2.4.3. Rôles physiologiques de l'ABA
Dormance :
Prolonge la dormance des graines et des bourgeons.
Inhibe la germination des graines en modifiant la perméabilité des membranes.
Arrête la croissance des bourgeons et réintroduit la dormance.
Réponse au stress :
Hormone de stress majeure, elle contrôle la fermeture des stomates en cas de stress hydrique pour limiter la perte d'eau.
Impliquée dans les voies de défense contre les agents pathogènes.
Abscission et sénescence :
Accélère l'abscission des feuilles (sans la déclencher directement, mais en synergie avec l'éthylène).
Induit la sénescence.
Provoque la chute des fruits secs.
Inhibition de la croissance : Action négative sur l'élongation des entrenœuds.
Floraison : Peut inverser les conditions photopériodiques nécessaires à la floraison.
2.5. L'Éthylène
L'éthylène est une phytohormone gazeuse, unique par sa nature, impliquée dans la maturation des fruits, la sénescence et l'abscission.
2.5.1. Nature chimique
L'éthylène est un hydrocarbure insaturé (C2H4), gazeux, incolore et volatile. Il est synthétisé à partir de la méthionine via le cycle de Yang, impliquant la S-adénosyl méthionine (SAM) et l'acide 1-aminocyclopropane-1-carboxylique (ACC).
2.5.2. Découverte de l'éthylène
1901 : Observation de la chute prématurée des feuilles près des lampadaires à gaz.
1910 : Constatation qu'un fruit confiné mûrit plus vite.
1934 : Découverte des voies métaboliques de l'éthylène.
1960 : Dosage de l'éthylène émis par les plantes grâce à la chromatographie en phase gazeuse.
2.5.3. Rôles physiologiques de l'éthylène
Maturation des fruits : L'éthylène est un catalyseur essentiel de la maturation des fruits climactériques (ex: avocat, banane, mangue). Sa production est autocatalytique.
Sénescence des organes : Un apport exogène d'éthylène accélère la sénescence (perte de chlorophylle, dégradation des protéines, perte de pigmentation des fleurs).
Abscission des feuilles : L'éthylène stimule la production d'enzymes hydrolytiques dans les zones d'abscission, fragilisant la structure végétale et entraînant la chute des feuilles, surtout lorsque la production d'auxine diminue.
Mouvements d'épinastie : En cas d'inondation (anoxie), l'ACC s'accumule dans les racines et est transporté vers les feuilles, où il est converti en éthylène, provoquant l'épinastie (courbure vers le bas des pétioles).
Floraison : L'éthylène inhibe généralement la floraison, sauf chez certaines espèces (mangue, ananas) où il peut la synchroniser. Il peut également agir comme hormone féminisante chez les espèces monoïques.
3. Biosynthèse, Transport et Signalisation Hormonale
3.1. Biosynthèse de l'AIA (Auxine)
La principale voie de biosynthèse de l'AIA chez les plantes implique le tryptophane comme précurseur. Le tryptophane est converti en acide indole-3-pyruvique, puis en indole-3-acétaldéhyde, et enfin en AIA.
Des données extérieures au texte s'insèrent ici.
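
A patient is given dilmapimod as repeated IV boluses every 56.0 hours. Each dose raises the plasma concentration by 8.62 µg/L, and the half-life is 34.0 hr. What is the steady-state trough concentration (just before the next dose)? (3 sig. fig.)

4.04 µg/L

k = ln 2 / 34.0 = 0.02039 hr⁻¹
Fraction remaining after one interval: e^(−kτ) = e^(−0.02039 × 56.0) = 0.3193
R = 1 / (1 − 0.3193) = 1.469
Css,max = 8.62 × 1.469 = 12.66 µg/L
Css,min = Css,max × e^(−kτ) = 12.66 × 0.3193 ≈ 4.04 µg/L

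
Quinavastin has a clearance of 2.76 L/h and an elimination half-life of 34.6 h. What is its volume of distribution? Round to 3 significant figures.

k = ln 2 / t½ = ln 2 / 34.6 = 0.02003 h⁻¹
V = CL / k = 2.76 / 0.02003 ≈ 138 L

138 L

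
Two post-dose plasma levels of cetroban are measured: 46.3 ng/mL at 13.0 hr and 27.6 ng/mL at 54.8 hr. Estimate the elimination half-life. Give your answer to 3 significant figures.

k = ln(C₁/C₂) / (t₂ − t₁) = ln(46.3/27.6) / (54.8 − 13.0)
  = 0.5173 / 41.80 = 0.01238 hr⁻¹
t½ = ln 2 / k = ln 2 / 0.01238 ≈ 56.0 hours

56.0 hours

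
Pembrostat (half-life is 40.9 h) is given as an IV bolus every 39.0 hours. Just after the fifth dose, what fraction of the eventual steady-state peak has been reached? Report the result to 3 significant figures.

0.963

k = ln 2 / 40.9 = 0.01695 h⁻¹
f_n = 1 − e^(−nkτ) = 1 − e^(−5 × 0.01695 × 39.0) = 1 − e^(−3.305) = 1 − 0.03671 ≈ 0.963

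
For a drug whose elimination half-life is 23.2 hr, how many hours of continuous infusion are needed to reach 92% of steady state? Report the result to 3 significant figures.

84.5 hours

k = ln 2 / 23.2 = 0.02988 hr⁻¹
f = 1 − e^(−kt)  ⇒  t = −ln(1 − f) / k
t = −ln(1 − 0.92) / 0.02988 = 2.526 / 0.02988 ≈ 84.5 hours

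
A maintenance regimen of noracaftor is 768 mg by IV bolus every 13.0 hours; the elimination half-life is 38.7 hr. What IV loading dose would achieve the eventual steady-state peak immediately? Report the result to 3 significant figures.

k = ln 2 / 38.7 = 0.01791 hr⁻¹
Accumulation ratio R = 1 / (1 − e^(−kτ)) = 1 / (1 − e^(−0.01791×13.0)) = 1 / (1 − 0.7923) = 4.814
Loading dose = maintenance dose × R = 768 × 4.814 ≈ 3700 mg

3700 mg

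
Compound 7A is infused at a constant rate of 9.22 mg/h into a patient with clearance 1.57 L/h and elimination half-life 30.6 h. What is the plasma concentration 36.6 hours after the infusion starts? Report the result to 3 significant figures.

3.31 mg/L

Css = rate / CL = 9.22 / 1.57 = 5.873 mg/L
k = ln 2 / 30.6 = 0.02265 h⁻¹
C(t) = Css (1 − e^(−kt)) = 5.873 × (1 − e^(−0.8291)) = 5.873 × 0.5635 ≈ 3.31 mg/L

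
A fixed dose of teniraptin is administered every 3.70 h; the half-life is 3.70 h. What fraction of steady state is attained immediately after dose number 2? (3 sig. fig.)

k = ln 2 / 3.70 = 0.1873 h⁻¹
f_n = 1 − e^(−nkτ) = 1 − e^(−2 × 0.1873 × 3.70) = 1 − e^(−1.386) = 1 − 0.2500 ≈ 0.750

0.750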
3.2. Transport polarisé de l'AIA
L'auxine est transportée de manière polarisée, principalement de l'apex vers la base de la plante. Ce transport est actif et directionnel, impliquant des transporteurs d'efflux (protéines PIN) et d'influx (protéines AUX1/LAX) situés asymétriquement sur les membranes cellulaires.
3.3. Biosynthèse de l'Éthylène
La biosynthèse de l'éthylène suit le cycle de Yang :
La méthionine est transformée en S-adénosyl méthionine (SAM) par la SAM Synthétase.
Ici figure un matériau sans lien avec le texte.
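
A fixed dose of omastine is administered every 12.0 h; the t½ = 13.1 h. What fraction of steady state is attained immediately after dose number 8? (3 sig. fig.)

0.994

k = ln 2 / 13.1 = 0.05291 h⁻¹
f_n = 1 − e^(−nkτ) = 1 − e^(−8 × 0.05291 × 12.0) = 1 − e^(−5.080) = 1 − 0.006223 ≈ 0.994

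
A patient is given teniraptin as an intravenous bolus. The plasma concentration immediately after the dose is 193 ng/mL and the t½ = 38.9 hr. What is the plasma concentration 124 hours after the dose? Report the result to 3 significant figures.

21.2 ng/mL

k = ln 2 / 38.9 = 0.01782 hr⁻¹
C(t) = C₀ e^(−kt) = 193 × e^(−0.01782 × 124) = 193 × e^(−2.210) = 193 × 0.1098 ≈ 21.2 ng/mL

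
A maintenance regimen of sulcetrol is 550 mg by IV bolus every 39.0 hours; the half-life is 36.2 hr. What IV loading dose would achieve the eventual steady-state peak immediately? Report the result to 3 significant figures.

1050 mg

k = ln 2 / 36.2 = 0.01915 hr⁻¹
Accumulation ratio R = 1 / (1 − e^(−kτ)) = 1 / (1 − e^(−0.01915×39.0)) = 1 / (1 − 0.4739) = 1.901
Loading dose = maintenance dose × R = 550 × 1.901 ≈ 1050 mg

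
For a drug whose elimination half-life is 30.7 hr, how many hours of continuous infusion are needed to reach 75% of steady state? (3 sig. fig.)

k = ln 2 / 30.7 = 0.02258 hr⁻¹
f = 1 − e^(−kt)  ⇒  t = −ln(1 − f) / k
t = −ln(1 − 0.75) / 0.02258 = 1.386 / 0.02258 ≈ 61.4 hours

61.4 hours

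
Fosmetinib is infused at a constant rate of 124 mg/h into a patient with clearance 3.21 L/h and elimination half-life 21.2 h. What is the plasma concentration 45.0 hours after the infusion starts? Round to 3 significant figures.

29.8 mg/L

Css = rate / CL = 124 / 3.21 = 38.63 mg/L
k = ln 2 / 21.2 = 0.03270 h⁻¹
C(t) = Css (1 − e^(−kt)) = 38.63 × (1 − e^(−1.471)) = 38.63 × 0.7704 ≈ 29.8 mg/L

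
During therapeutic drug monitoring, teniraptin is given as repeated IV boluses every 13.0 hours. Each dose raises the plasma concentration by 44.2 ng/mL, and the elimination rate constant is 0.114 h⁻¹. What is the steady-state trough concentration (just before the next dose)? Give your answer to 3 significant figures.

13.0 ng/mL

Fraction remaining after one interval: e^(−kτ) = e^(−0.1140 × 13.0) = 0.2272
R = 1 / (1 − 0.2272) = 1.294
Css,max = 44.2 × 1.294 = 57.19 ng/mL
Css,min = Css,max × e^(−kτ) = 57.19 × 0.2272 ≈ 13.0 ng/mL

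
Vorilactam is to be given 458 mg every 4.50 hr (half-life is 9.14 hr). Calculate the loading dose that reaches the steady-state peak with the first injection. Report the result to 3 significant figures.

k = ln 2 / 9.14 = 0.07584 hr⁻¹
Accumulation ratio R = 1 / (1 − e^(−kτ)) = 1 / (1 − e^(−0.07584×4.50)) = 1 / (1 − 0.7109) = 3.459
Loading dose = maintenance dose × R = 458 × 3.459 ≈ 1580 mg

1580 mg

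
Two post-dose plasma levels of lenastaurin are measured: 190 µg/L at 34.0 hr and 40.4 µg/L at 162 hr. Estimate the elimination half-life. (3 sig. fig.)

57.3 hours

k = ln(C₁/C₂) / (t₂ − t₁) = ln(190/40.4) / (162 − 34.0)
  = 1.548 / 128.0 = 0.01210 hr⁻¹
t½ = ln 2 / k = ln 2 / 0.01210 ≈ 57.3 hours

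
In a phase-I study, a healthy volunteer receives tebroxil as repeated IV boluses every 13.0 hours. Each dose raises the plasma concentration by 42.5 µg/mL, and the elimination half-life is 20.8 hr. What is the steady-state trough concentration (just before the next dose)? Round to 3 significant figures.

k = ln 2 / 20.8 = 0.03332 hr⁻¹
Fraction remaining after one interval: e^(−kτ) = e^(−0.03332 × 13.0) = 0.6484
R = 1 / (1 − 0.6484) = 2.844
Css,max = 42.5 × 2.844 = 120.9 µg/mL
Css,min = Css,max × e^(−kτ) = 120.9 × 0.6484 ≈ 78.4 µg/mL

78.4 µg/mL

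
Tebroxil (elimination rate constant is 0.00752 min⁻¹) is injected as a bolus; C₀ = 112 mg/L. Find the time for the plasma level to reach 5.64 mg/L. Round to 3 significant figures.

C(t) = C₀ e^(−kt)  ⇒  t = ln(C₀/C) / k
t = ln(112/5.64) / 0.007520 = 2.989 / 0.007520 ≈ 397 minutes

397 minutes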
La SAM est dégradée en 5'-méthylthioadénosine et en Acide 1-AminoCyclopropane-1-Carboxylique (ACC) par l'ACC Synthase.
Une partie de l'ACC est convertie en éthylène (volatile) par l'ACC Oxydase. Le reste peut être conjugué en N-Malonyl ACC (non volatile), servant de réserve métabolique.
La production d'ACC par l'ACC Synthase est l'étape limitante et est régulée par des facteurs environnementaux (blessure, froid, stress hydrique, anoxie) et endogènes (auxine, cytokinines, éthylène lui-même, créant un phénomène autocatalytique).
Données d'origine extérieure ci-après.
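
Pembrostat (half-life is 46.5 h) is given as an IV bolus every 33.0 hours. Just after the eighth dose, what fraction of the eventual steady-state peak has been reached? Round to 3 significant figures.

k = ln 2 / 46.5 = 0.01491 h⁻¹
f_n = 1 − e^(−nkτ) = 1 − e^(−8 × 0.01491 × 33.0) = 1 − e^(−3.935) = 1 − 0.01954 ≈ 0.980

0.980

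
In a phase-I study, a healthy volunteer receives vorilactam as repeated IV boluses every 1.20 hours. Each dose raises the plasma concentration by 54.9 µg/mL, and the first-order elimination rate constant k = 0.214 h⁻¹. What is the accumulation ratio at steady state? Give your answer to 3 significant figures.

4.42

Fraction remaining after one interval: e^(−kτ) = e^(−0.2140 × 1.20) = 0.7735
R = 1 / (1 − 0.7735) = 1 / 0.2265 ≈ 4.42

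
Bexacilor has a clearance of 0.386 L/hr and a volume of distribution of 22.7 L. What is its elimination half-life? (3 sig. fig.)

40.8 hours

k = CL / V = 0.386 / 22.7 = 0.01700 hr⁻¹
t½ = ln 2 / k = ln 2 / 0.01700 ≈ 40.8 hours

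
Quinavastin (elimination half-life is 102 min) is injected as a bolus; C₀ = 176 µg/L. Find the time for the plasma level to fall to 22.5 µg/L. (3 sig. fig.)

k = ln 2 / 102 = 0.006796 min⁻¹
C(t) = C₀ e^(−kt)  ⇒  t = ln(C₀/C) / k
t = ln(176/22.5) / 0.006796 = 2.057 / 0.006796 ≈ 303 minutes

303 minutes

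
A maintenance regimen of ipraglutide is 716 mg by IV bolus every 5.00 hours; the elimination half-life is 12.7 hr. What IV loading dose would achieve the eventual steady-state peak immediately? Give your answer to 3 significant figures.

k = ln 2 / 12.7 = 0.05458 hr⁻¹
Accumulation ratio R = 1 / (1 − e^(−kτ)) = 1 / (1 − e^(−0.05458×5.00)) = 1 / (1 − 0.7612) = 4.187
Loading dose = maintenance dose × R = 716 × 4.187 ≈ 3000 mg

3000 mg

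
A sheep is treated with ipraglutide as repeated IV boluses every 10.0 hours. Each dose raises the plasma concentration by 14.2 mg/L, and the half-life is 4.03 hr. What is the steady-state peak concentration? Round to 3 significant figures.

17.3 mg/L

k = ln 2 / 4.03 = 0.1720 hr⁻¹
Fraction remaining after one interval: e^(−kτ) = e^(−0.1720 × 10.0) = 0.1791
R = 1 / (1 − 0.1791) = 1.218
Css,max = 14.2 × 1.218 ≈ 17.3 mg/L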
Inhibiteurs de la biosynthèse et de l'action de l'éthylène :
AOA (acide aminooxyacétique) et AVG (Aminoéthoxyvinyglycine) : Bloquent l'ACC Synthase.
Absence d'oxygène, températures élevées (>35°C), ions cobalt (Co2+) : Inhibent l'ACC Oxydase.
Nitrate d'argent (AgNO3-), thiosulfate d'argent (Ag(S2O3)2-3), milieu enrichi en CO2 : Inhibent l'action de l'éthylène en aval.
Cyclopropène de méthyle (1-MCP) : Se fixe de manière quasi irréversible sur les récepteurs de l'éthylène, bloquant sa perception.